The number of executions in 2023 is the highest since 2015 and marks an increase of 48% compared to 2022 and 172% compared to 2021, reports Amnesty, which calls on the international community to take measures to “put a end to the terrible wave of executions.
Since the start of 2024 alone, 95 executions have been recorded, the press release added.
“The Iranian authorities have strengthened the death penalty with the aim of spreading fear among the population and tightening their grip on power, following the Woman, Life, Freedom uprising,” accuses Amnesty.
A wave of protest shook Iran for months after the death in detention in September 2022 of a young Iranian Kurd, Mahsa Amini, arrested by the moral police for non-compliance with the strict Islamic dress code.

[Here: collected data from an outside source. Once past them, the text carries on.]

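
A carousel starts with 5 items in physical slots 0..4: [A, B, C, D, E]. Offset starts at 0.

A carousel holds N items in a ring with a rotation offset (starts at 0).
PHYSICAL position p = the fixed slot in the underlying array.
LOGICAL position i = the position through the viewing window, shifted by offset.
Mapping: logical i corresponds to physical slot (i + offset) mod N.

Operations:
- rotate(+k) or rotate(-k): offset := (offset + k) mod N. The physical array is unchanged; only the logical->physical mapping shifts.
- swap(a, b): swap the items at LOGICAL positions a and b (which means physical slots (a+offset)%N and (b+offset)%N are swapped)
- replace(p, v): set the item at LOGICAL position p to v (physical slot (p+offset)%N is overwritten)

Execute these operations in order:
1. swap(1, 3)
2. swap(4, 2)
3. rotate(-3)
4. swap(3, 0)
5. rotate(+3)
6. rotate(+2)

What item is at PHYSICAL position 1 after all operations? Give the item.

After op 1 (swap(1, 3)): offset=0, physical=[A,D,C,B,E], logical=[A,D,C,B,E]
After op 2 (swap(4, 2)): offset=0, physical=[A,D,E,B,C], logical=[A,D,E,B,C]
After op 3 (rotate(-3)): offset=2, physical=[A,D,E,B,C], logical=[E,B,C,A,D]
After op 4 (swap(3, 0)): offset=2, physical=[E,D,A,B,C], logical=[A,B,C,E,D]
After op 5 (rotate(+3)): offset=0, physical=[E,D,A,B,C], logical=[E,D,A,B,C]
After op 6 (rotate(+2)): offset=2, physical=[E,D,A,B,C], logical=[A,B,C,E,D]

Answer: D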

Nine people were executed in connection with this uprising, according to NGOs.
“In the absence of a strong global response, Iranian authorities will feel entitled to execute thousands more people in the years to come, with impunity,” says Diana Eltahawy, deputy regional director for the Middle East, cited by the press release.
Noting the “staggering increase” in executions linked to narcotics, Amnesty, for which Iranian prisons have become “places of massacre”, denounces “the murderous anti-drug policies of the Islamic Republic”, and notes that a number of “Opponents and members of oppressed ethnic minorities are among those executed,” such as the Baloch.
The year 2023 “was also marked by a shocking intensification of the application of the death penalty to juvenile offenders, with the execution of a 17-year-old boy and four young people convicted of crimes committed while they were under 18 years old,” notes the organization.
Executions in Iran are generally carried out by hanging in prisons, sometimes in public.